Türk Ceza Kanunu madde 188’in gerekçesi incelendiğinde : “Burada uyuşturucu veya uyarıcı maddelerin nelerden ibaret bulunduğu tanımlanmadığı gibi, bunların teker teker gösterilmesi yoluna da gidilmemiştir. Bunun nedeni, uyuşturucu veya uyarıcı maddelerin ve aynı etkiyi yapan ilâç ve sentetiklerin kötüye kullanılmalarının yaptırım altına alınarak güçlü bir sosyal savunmanın sağlanmasıdır. Böylece, psikotrop madde olarak, uyuşturucu veya uyarıcı etkisi yapan ve kişilerde bağımlılık meydana getiren bütün maddelerin, bu suçun konusunu oluşturacağı kabul edilmiştir.” Denilmektedir.

Türk Ceza Kanunu Madde 191 : ‘Uyuşturucu maddeyi kişisel kullanım amacıyla satın alan, herhangi bir surette uyuşturucu maddeyi kabul eden ve kullanma amacıyla bulunduran kişi uyuşturucu madde kullanma veya bulundurma suçunu işlemiş olur.’ İşlenen fiilin kullanmak için uyuşturucu madde bulundurma mı yoksa uyuşturucu madde ticareti mi olduğunun tespiti için sanığın amacının değerlendirilmesi gerekir.’ Şeklindedir.

Bu durumda söz konusu suçun kullanma, bulundurma ve ticaretini yapma şeklinde 3 şekli olduğunu söylemek mümkündür.

Kullanma: Uyuşturucu veya uyarıcı madde kullanma; bir kişinin uyuşturucu veya uyarıcı maddeyi ağız ya da burun yoluyla ya da damarına veya deri altına şırınga ederek veya ettirerek ya da başka bir biçimde vücuduna alması olarak tanımlanmaktadır.

Bulundurma: Kullanmak için uyuşturucu veya uyarıcı madde bulundurma, bir kimsenin kendisine veya başkasına ait uyuşturucu veya uyarıcı maddeyi, kullanmak amacıyla fiili ve/veya hukuki egemenliği altında tutmasıdır. Bulundurma, uyuşturucu veya uyarıcı madde üzerinde fiili egemenlik ilişkisinin devam ettirilmesi anlamına gelmektedir. Burada kesintisiz suç söz konusu olduğundan, uyuşturucu veya uyarıcı madde bulundurmanın kısa veya uzun süreli olmasının suçun oluşumu açısından bir önemi bulunmamaktadır.(YCGK-K.2020/102).

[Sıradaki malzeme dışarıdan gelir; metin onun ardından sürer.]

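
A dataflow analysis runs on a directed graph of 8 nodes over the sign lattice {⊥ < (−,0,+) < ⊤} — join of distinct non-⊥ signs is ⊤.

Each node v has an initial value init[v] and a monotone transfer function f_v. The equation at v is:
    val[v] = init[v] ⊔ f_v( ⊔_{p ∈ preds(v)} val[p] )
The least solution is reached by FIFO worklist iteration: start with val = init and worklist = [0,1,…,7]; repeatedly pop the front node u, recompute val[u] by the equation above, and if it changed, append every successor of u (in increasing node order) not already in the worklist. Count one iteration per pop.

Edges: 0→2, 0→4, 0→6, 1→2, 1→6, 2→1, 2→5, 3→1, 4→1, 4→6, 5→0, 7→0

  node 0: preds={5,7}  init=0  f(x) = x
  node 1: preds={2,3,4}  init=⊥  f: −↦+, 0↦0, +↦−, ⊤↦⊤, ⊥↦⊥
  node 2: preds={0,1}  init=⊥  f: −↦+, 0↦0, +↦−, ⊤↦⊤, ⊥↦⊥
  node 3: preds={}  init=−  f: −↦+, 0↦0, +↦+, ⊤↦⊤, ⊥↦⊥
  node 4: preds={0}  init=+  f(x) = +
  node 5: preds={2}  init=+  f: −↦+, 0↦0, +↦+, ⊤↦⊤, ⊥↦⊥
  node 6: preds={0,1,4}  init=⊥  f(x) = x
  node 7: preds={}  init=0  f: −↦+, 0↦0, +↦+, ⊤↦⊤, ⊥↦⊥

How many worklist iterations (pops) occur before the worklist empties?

Iteration log — 10 steps:
  step 1. node 0  ⊔preds=⊤  new=⊤  old=0  +wl: 
  step 2. node 1  ⊔preds=⊤  new=⊤  old=⊥  +wl: 
  step 3. node 2  ⊔preds=⊤  new=⊤  old=⊥  +wl: 1
  step 4. node 3  ⊔preds=⊥  new=−  stable
  step 5. node 4  ⊔preds=⊤  new=+  stable
  step 6. node 5  ⊔preds=⊤  new=⊤  old=+  +wl: 0
  step 7. node 6  ⊔preds=⊤  new=⊤  old=⊥  +wl: 
  step 8. node 7  ⊔preds=⊥  new=0  stable
  step 9. node 1  ⊔preds=⊤  new=⊤  stable
  step 10. node 0  ⊔preds=⊤  new=⊤  stable

Least fixpoint reached:
  node 0: ⊤
  node 1: ⊤
  node 2: ⊤
  node 3: −
  node 4: +
  node 5: ⊤
  node 6: ⊤
  node 7: 0

10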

Ticaretini Yapma :Kişisel ihtiyacı aşacak ölçüde uyuşturucu madde bulundurulması halidir. Bu halde fail, uyuşturucu madde ticareti suçu ile cezalandırılmaktadır. Kişinin kişisel ihtiyaç sınırını aşacak uyuşturucu madde bulundurması, uyuşturucu maddeyi kişisel kullanım amacı dışında  bulundurduğunun göstergesidir. Adli Tıp Kurumunun mütalaalarında esrar kullananların her defasında 1-1,5 gram olmak üzere günde üç kez esrar tüketebildikleri bildirilmektedir. Buna göre yıllık kullanım miktarının üzerinde uyuşturucu madde bulunduran sanığın, uyuşturucu maddeyi kullanma amacı dışında bulundurduğu kabul edilmektedir.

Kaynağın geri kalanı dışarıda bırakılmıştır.